Nerds are the last to grow up, apparently. Which is strange because I always thought it was politicians. And creative people. "The weird enthusiasms, the willingness to co-operate with adults, the lack of social skills- all these things seem nerdy and pathetic to sophisticated, self-conscious teenagers."

And the sometimes vicious baiting that nerds have to put up with is, to a considerable extent, according to Dr. Anderegg, a symptom of America's ingrained love for sport and brawn over intellectual ability.

He points to "The Legend of Sleepy Hollow" by Washington Irving, which apparently every American schoolkid has to read while hiding his gun under his desk. It's a book in which the clever man is ugly and doesn't get the girl. While the far dumber jock, Brom Van Brunt, can do no wrong.

Dr. Anderegg then positively dismembers Ralph Waldo Emerson, who, in an address entitled "The American Scholar," suggested that books were written by sad little men sitting in libraries--Cicero, Locke and Bacon being three alleged examples--and should therefore be ignored.

I hope you are sitting down when you read this, but, having left Waldo Emerson in a pool of his own blood and bile, Dr. Anderegg goes after Superman. He's useless when he's a nerd. But when he's butch and brawny, why, he saves the world. And, most importantly, girls swoon over him as if he were Sting with better lyrics.

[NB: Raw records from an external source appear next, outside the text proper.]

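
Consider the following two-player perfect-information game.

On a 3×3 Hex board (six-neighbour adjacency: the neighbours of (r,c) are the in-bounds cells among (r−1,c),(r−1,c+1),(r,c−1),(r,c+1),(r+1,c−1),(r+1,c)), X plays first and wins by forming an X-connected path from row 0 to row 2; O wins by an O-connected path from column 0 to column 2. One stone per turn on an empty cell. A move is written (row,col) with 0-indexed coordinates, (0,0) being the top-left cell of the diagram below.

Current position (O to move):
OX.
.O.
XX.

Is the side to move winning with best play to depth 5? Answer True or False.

[OX./.O./XX.] O move#1: (0,2):-1/OXO/.O./XX., (1,0):+1/OX./OO./XX.*, (1,2):-1/OX./.OO/XX., (2,2):-1/OX./.O./XXO
[OX./OO./XX.] X move#2: (0,2):-1/OXX/OO./XX.*, (1,2):-1/OX./OOX/XX., (2,2):-1/OX./OO./XXX
[OXX/OO./XX.] O move#3: (1,2):+1/OXX/OOO/XX.*, (2,2):-1/OXX/OO./XXO
[OXX/OOO/XX.] end (terminal -1, X#4); searched OX./.O./XX. to 5

O winning at [OX./.O./XX.]: True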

What kind of example is this for our children? he asks. Are you surprised that 42 percent of math and engineering degrees given out in America are bestowed on foreigners? I will leave all you brother and sister engineers and mathematicians, to consider, as does Dr. Anderegg, Gore vs. Bush. Apparently a classic example of the nerd taking on the jock. (What do you mean, which is which?)

I also hope you will consider some of your own memories from your childhood if nerd applies. What was it that made you survive being called a nerd? Did you cry yourself to sleep at night? Did you fight back against this characterization? Were you ever charged with assault? Did you have a good lawyer? And, one subject which every psychologist is bound to broach (and Dr. Anderegg does not let us down) how did this affect your ability to attract members of your target sex?

I will look forward to your stories and, as our fifty minutes is up today, I will further explore the topic in our next session.